Détection et analyse des points de cassure évolutifs dans les génomes de vertébrés
Les génomes évoluent par mutations ponctuelles et par des changements à plus grande échelle. Ces derniers sont appelés réarrangements. Ils impliquent des segments génomiques de longueur variable, de quelques kilobases à des chromosomes entiers. Ces segments peuvent être dupliqués, déplacés, inversés ou supprimés.
Ces évênements ont un impact important sur le fonctionnement de la cellule. En effet, outre une modification de la quantité d’ADN par duplication ou délétion, ils modifient les positions relatives des éléments fonctionnels sur le génome. Or il est connu que ces derniers ne sont pas placés aléatoirement le long de la molécule d’ADN. Ainsi les réarrangements perturbent l’organisation structurale du génome. Par exemple, ils peuvent perturber les signaux de régulation des gènes et le réseau d’intéraction génique.
On comprend, alors, que ces remaniements jouent un rôle important dans l’évolution des espèces. Les changements provoqués pourraient même engendrer la spéciation des espèces. Ils peuvent également être responsable de maladie génétiques et ils sont impliqués dans de nombreux cancers chez l’homme.

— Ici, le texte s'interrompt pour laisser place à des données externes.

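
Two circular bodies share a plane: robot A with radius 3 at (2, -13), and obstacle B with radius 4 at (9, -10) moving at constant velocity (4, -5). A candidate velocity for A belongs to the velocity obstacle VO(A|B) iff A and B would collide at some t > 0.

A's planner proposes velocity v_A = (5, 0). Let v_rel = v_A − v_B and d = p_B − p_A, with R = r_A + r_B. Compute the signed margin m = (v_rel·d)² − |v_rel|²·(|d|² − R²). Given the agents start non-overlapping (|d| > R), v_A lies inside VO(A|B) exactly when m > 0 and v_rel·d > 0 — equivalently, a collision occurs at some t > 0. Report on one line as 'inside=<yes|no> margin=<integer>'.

d = (7, 3),  |d|² = 58;  R = 3+4 = 7,  c = 58−7² = 9
v_rel = (1, 5),  |v_rel|² = 26;  v_rel·d = (1)·(7) + (5)·(3) = 22
26·t² − 44·t + 9 = 0  ⇒  m = 22² − 26·9 = 250
m = 250 > 0,  v_rel·d = 22 > 0  ⇒  inside

inside=yes margin=250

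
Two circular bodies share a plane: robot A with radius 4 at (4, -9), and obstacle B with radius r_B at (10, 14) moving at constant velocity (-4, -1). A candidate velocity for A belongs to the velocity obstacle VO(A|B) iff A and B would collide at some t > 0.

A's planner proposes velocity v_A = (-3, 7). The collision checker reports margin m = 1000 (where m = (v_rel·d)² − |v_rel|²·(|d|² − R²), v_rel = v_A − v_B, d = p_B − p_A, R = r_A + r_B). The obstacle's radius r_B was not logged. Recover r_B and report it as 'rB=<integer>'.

m = 1000
d = (6, 23);  v_rel = (1, 8),  |v_rel|² = 65
v_rel×d = (1)·(23) − (8)·(6) = -25
since m = R²·65 − (-25)²:  R² = (625 + 1000) / 65 = 25
R = √25 = 5  ⇒  r_B = 5 − 4 = 1

rB=1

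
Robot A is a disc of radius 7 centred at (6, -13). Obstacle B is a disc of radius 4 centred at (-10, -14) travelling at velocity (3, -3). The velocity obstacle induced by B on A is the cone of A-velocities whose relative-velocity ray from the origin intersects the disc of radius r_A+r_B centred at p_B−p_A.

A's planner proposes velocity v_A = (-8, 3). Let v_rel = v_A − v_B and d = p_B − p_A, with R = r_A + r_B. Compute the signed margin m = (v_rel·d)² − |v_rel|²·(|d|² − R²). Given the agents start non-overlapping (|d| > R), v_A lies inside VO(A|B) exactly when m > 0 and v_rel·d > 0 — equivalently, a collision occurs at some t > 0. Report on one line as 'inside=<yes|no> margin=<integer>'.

d = (-16, -1),  |d|² = 257;  R = 7+4 = 11,  c = 257−11² = 136
v_rel = (-11, 6),  |v_rel|² = 157;  v_rel·d = (-11)·(-16) + (6)·(-1) = 170
157·t² − 340·t + 136 = 0  ⇒  m = 170² − 157·136 = 7548
m = 7548 > 0,  v_rel·d = 170 > 0  ⇒  inside

inside=yes margin=7548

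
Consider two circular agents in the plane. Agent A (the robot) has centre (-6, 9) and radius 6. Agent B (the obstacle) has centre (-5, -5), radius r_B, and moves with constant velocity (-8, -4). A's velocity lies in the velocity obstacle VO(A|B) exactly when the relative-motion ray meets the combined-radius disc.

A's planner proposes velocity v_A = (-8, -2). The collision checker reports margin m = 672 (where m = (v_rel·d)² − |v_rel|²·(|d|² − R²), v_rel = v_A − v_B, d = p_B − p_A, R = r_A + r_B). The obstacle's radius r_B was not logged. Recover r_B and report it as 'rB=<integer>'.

m = 672
d = (1, -14);  v_rel = (0, 2),  |v_rel|² = 4
v_rel×d = (0)·(-14) − (2)·(1) = -2
since m = R²·4 − (-2)²:  R² = (4 + 672) / 4 = 169
R = √169 = 13  ⇒  r_B = 13 − 6 = 7

rB=7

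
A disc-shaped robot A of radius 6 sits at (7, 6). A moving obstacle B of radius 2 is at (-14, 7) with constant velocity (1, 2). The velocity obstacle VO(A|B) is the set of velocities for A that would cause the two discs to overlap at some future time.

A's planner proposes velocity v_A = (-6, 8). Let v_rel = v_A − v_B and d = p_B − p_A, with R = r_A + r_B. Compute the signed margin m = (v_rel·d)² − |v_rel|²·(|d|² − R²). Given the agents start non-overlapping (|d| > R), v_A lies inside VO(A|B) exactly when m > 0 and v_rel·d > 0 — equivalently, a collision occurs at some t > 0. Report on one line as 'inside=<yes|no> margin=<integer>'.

d = (-21, 1),  |d|² = 442;  R = 6+2 = 8,  c = 442−8² = 378
v_rel = (-7, 6),  |v_rel|² = 85;  v_rel·d = (-7)·(-21) + (6)·(1) = 153
85·t² − 306·t + 378 = 0  ⇒  m = 153² − 85·378 = -8721
m = -8721 < 0,  v_rel·d = 153 > 0  ⇒  outside

inside=no margin=-8721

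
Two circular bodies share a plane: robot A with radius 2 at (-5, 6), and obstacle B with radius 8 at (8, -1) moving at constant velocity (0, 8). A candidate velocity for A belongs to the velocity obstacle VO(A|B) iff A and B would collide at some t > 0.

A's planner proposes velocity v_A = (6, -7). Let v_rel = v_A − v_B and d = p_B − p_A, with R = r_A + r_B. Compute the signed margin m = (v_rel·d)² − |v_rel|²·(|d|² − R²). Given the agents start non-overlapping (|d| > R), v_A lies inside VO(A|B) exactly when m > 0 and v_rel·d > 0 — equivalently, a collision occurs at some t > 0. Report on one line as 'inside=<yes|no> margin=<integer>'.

d = (13, -7),  |d|² = 218;  R = 2+8 = 10,  c = 218−10² = 118
v_rel = (6, -15),  |v_rel|² = 261;  v_rel·d = (6)·(13) + (-15)·(-7) = 183
261·t² − 366·t + 118 = 0  ⇒  m = 183² − 261·118 = 2691
m = 2691 > 0,  v_rel·d = 183 > 0  ⇒  inside

inside=yes margin=2691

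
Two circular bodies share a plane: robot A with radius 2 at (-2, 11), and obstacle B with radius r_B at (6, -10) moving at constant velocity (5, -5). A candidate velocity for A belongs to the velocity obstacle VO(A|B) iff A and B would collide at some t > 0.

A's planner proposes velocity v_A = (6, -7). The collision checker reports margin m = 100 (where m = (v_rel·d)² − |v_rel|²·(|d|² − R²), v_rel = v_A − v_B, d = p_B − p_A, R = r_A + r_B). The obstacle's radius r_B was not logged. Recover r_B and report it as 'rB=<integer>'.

m = 100
d = (8, -21);  v_rel = (1, -2),  |v_rel|² = 5
v_rel×d = (1)·(-21) − (-2)·(8) = -5
since m = R²·5 − (-5)²:  R² = (25 + 100) / 5 = 25
R = √25 = 5  ⇒  r_B = 5 − 2 = 3

rB=3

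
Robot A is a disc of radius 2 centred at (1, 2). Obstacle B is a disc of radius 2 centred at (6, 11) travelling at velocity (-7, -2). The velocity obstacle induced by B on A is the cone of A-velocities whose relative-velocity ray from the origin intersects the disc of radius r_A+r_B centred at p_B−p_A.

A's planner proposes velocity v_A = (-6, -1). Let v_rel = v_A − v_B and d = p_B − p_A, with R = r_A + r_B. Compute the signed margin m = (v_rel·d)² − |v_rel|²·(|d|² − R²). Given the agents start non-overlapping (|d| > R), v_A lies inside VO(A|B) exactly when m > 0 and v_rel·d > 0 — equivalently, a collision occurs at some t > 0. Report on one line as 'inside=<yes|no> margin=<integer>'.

d = (5, 9),  |d|² = 106;  R = 2+2 = 4,  c = 106−4² = 90
v_rel = (1, 1),  |v_rel|² = 2;  v_rel·d = (1)·(5) + (1)·(9) = 14
2·t² − 28·t + 90 = 0  ⇒  m = 14² − 2·90 = 16
m = 16 > 0,  v_rel·d = 14 > 0  ⇒  inside

inside=yes margin=16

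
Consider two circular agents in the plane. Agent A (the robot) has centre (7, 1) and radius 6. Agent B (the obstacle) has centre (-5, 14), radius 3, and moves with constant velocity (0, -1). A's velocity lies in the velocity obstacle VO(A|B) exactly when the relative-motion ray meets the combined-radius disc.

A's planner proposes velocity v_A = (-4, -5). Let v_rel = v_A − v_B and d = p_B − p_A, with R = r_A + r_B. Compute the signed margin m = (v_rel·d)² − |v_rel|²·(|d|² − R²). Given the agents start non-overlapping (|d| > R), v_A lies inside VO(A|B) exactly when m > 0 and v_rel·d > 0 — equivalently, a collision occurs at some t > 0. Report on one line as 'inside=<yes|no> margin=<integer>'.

d = (-12, 13),  |d|² = 313;  R = 6+3 = 9,  c = 313−9² = 232
v_rel = (-4, -4),  |v_rel|² = 32;  v_rel·d = (-4)·(-12) + (-4)·(13) = -4
32·t² + 8·t + 232 = 0  ⇒  m = (-4)² − 32·232 = -7408
m = -7408 < 0,  v_rel·d = -4 < 0  ⇒  outside

inside=no margin=-7408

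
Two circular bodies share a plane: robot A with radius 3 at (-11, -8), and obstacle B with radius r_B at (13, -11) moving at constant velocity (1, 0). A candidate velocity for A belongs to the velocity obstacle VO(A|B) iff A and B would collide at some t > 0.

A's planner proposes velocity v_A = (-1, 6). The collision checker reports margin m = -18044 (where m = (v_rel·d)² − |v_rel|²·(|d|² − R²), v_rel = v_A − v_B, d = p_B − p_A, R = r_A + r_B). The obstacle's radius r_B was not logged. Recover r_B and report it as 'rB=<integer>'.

m = -18044
d = (24, -3);  v_rel = (-2, 6),  |v_rel|² = 40
v_rel×d = (-2)·(-3) − (6)·(24) = -138
since m = R²·40 − (-138)²:  R² = (19044 + -18044) / 40 = 25
R = √25 = 5  ⇒  r_B = 5 − 3 = 2

rB=2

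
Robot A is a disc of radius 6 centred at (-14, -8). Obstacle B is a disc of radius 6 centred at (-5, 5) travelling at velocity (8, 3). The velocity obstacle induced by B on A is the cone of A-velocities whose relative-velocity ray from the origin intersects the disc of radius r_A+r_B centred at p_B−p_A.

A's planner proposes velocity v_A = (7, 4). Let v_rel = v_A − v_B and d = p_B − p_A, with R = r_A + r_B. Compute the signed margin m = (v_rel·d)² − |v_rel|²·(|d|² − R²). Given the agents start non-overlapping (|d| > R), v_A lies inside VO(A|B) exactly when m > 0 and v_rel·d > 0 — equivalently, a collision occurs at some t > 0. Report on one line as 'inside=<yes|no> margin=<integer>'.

d = (9, 13),  |d|² = 250;  R = 6+6 = 12,  c = 250−12² = 106
v_rel = (-1, 1),  |v_rel|² = 2;  v_rel·d = (-1)·(9) + (1)·(13) = 4
2·t² − 8·t + 106 = 0  ⇒  m = 4² − 2·106 = -196
m = -196 < 0,  v_rel·d = 4 > 0  ⇒  outside

inside=no margin=-196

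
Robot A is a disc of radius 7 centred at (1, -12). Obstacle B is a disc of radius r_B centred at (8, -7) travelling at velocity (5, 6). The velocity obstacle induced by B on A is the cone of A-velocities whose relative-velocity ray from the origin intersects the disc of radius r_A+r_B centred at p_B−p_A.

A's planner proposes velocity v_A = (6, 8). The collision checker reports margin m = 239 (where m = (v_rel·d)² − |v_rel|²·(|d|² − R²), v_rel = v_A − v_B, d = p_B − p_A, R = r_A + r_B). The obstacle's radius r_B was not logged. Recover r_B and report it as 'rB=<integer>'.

m = 239
d = (7, 5);  v_rel = (1, 2),  |v_rel|² = 5
v_rel×d = (1)·(5) − (2)·(7) = -9
since m = R²·5 − (-9)²:  R² = (81 + 239) / 5 = 64
R = √64 = 8  ⇒  r_B = 8 − 7 = 1

rB=1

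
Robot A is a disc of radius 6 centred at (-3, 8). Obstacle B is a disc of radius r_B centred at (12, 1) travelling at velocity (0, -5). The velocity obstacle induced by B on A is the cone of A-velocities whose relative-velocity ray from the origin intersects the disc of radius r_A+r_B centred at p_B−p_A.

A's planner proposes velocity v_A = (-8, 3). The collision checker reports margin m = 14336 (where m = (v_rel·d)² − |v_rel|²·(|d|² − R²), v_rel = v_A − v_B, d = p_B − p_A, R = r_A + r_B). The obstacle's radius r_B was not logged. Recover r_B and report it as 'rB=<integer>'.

m = 14336
d = (15, -7);  v_rel = (-8, 8),  |v_rel|² = 128
v_rel×d = (-8)·(-7) − (8)·(15) = -64
since m = R²·128 − (-64)²:  R² = (4096 + 14336) / 128 = 144
R = √144 = 12  ⇒  r_B = 12 − 6 = 6

rB=6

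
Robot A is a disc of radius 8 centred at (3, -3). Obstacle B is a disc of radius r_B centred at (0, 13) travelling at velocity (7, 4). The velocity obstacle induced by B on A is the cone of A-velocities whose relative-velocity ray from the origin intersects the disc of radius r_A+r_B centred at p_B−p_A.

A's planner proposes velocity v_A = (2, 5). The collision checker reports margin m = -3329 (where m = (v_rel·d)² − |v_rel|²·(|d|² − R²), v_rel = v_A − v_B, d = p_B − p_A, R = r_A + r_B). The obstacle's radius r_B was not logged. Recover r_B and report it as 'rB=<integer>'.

m = -3329
d = (-3, 16);  v_rel = (-5, 1),  |v_rel|² = 26
v_rel×d = (-5)·(16) − (1)·(-3) = -77
since m = R²·26 − (-77)²:  R² = (5929 + -3329) / 26 = 100
R = √100 = 10  ⇒  r_B = 10 − 8 = 2

rB=2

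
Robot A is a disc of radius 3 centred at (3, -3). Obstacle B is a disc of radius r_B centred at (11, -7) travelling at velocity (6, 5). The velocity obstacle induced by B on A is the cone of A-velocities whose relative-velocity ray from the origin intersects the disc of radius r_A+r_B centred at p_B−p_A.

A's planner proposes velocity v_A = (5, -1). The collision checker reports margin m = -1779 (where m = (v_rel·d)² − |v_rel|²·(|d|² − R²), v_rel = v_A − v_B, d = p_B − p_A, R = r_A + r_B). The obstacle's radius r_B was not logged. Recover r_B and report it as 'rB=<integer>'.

m = -1779
d = (8, -4);  v_rel = (-1, -6),  |v_rel|² = 37
v_rel×d = (-1)·(-4) − (-6)·(8) = 52
since m = R²·37 − 52²:  R² = (2704 + -1779) / 37 = 25
R = √25 = 5  ⇒  r_B = 5 − 3 = 2

rB=2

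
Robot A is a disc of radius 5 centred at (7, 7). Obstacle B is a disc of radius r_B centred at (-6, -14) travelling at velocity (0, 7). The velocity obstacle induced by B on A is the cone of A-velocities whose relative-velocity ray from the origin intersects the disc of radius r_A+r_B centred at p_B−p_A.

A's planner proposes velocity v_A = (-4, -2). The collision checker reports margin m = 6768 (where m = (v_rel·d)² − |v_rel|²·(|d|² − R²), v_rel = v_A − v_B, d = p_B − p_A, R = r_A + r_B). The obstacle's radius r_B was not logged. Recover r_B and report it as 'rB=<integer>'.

m = 6768
d = (-13, -21);  v_rel = (-4, -9),  |v_rel|² = 97
v_rel×d = (-4)·(-21) − (-9)·(-13) = -33
since m = R²·97 − (-33)²:  R² = (1089 + 6768) / 97 = 81
R = √81 = 9  ⇒  r_B = 9 − 5 = 4

rB=4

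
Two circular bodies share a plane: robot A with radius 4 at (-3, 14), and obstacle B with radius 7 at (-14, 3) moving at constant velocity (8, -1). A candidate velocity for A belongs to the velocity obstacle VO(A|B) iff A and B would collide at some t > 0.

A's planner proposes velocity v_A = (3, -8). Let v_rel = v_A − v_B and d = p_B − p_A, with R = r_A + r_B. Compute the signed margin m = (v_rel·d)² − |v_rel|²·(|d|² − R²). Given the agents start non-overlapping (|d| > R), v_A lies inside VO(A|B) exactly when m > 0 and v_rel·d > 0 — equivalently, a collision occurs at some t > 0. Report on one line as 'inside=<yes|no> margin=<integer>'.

d = (-11, -11),  |d|² = 242;  R = 4+7 = 11,  c = 242−11² = 121
v_rel = (-5, -7),  |v_rel|² = 74;  v_rel·d = (-5)·(-11) + (-7)·(-11) = 132
74·t² − 264·t + 121 = 0  ⇒  m = 132² − 74·121 = 8470
m = 8470 > 0,  v_rel·d = 132 > 0  ⇒  inside

inside=yes margin=8470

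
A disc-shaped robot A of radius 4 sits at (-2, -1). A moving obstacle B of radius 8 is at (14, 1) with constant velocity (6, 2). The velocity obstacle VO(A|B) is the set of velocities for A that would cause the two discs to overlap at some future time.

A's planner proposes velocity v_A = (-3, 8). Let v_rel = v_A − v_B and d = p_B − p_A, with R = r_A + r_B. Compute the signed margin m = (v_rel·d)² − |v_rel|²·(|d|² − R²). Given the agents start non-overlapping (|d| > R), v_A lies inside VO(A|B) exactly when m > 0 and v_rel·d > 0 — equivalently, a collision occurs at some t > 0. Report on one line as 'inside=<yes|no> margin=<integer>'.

d = (16, 2),  |d|² = 260;  R = 4+8 = 12,  c = 260−12² = 116
v_rel = (-9, 6),  |v_rel|² = 117;  v_rel·d = (-9)·(16) + (6)·(2) = -132
117·t² + 264·t + 116 = 0  ⇒  m = (-132)² − 117·116 = 3852
m = 3852 > 0,  v_rel·d = -132 < 0  ⇒  outside

inside=no margin=3852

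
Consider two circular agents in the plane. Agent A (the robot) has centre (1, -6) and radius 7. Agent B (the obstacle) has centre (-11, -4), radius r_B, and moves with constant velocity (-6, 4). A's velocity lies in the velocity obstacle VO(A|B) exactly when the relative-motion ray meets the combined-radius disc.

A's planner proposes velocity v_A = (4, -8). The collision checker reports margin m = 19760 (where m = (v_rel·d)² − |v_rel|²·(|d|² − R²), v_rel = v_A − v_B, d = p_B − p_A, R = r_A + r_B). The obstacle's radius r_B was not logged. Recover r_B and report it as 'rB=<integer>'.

m = 19760
d = (-12, 2);  v_rel = (10, -12),  |v_rel|² = 244
v_rel×d = (10)·(2) − (-12)·(-12) = -124
since m = R²·244 − (-124)²:  R² = (15376 + 19760) / 244 = 144
R = √144 = 12  ⇒  r_B = 12 − 7 = 5

rB=5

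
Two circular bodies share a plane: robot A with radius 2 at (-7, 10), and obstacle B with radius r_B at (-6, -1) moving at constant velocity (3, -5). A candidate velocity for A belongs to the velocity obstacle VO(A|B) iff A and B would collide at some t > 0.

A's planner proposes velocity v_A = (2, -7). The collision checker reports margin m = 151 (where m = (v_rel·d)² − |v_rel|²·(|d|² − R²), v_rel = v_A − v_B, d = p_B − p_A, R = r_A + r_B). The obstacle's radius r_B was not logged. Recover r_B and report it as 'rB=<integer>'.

m = 151
d = (1, -11);  v_rel = (-1, -2),  |v_rel|² = 5
v_rel×d = (-1)·(-11) − (-2)·(1) = 13
since m = R²·5 − 13²:  R² = (169 + 151) / 5 = 64
R = √64 = 8  ⇒  r_B = 8 − 2 = 6

rB=6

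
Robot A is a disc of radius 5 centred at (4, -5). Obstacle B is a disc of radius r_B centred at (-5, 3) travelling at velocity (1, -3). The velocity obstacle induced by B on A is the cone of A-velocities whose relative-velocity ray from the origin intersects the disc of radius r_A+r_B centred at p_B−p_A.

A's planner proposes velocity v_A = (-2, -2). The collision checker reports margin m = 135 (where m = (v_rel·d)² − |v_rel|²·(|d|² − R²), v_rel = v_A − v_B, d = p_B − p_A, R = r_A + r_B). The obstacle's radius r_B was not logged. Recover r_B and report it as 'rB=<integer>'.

m = 135
d = (-9, 8);  v_rel = (-3, 1),  |v_rel|² = 10
v_rel×d = (-3)·(8) − (1)·(-9) = -15
since m = R²·10 − (-15)²:  R² = (225 + 135) / 10 = 36
R = √36 = 6  ⇒  r_B = 6 − 5 = 1

rB=1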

Dans ce contexte, la compréhension des mécanismes moléculaires et des impacts de cette dynamique des génomes est un enjeu important de la recherche. Alors qu’ils sont souvent étudiés de manière individuelle, indépendemment les uns des autres, je me propose de les étudier à l’échelle d’une espèce de manière systématique. Ainsi, pour traiter une telle quantité d’information mon approche est mathématique et informatique, elle est basée sur l’analyse comparative de plusieurs génomes de mammifères. Je m’attache à classer et comparer les différents types de réarrangements afin de mieux comprendre leurs mécanismes. En particulier, une question, à laquelle je m’intéresse est le caractère aléatoire ou non de l’apparition des réarrangements. En effet, à l’heure actuelle, on ne sait pas si les réarrangements apparaisent de façon aléatoire le long du génome ou s’il existe des régions "plus prédisposées" que d’autres à subir des remaniements. Pour y répondre ma stratégie sera l’analyse fine des séquences aux bornes des réarrangements. Enfin, un objectif à plus long terme sera de mettre en relation les données de dynamique du génome avec des données fonctionnelles, afin d’appréhender les impacts fonctionnels des réarrangements.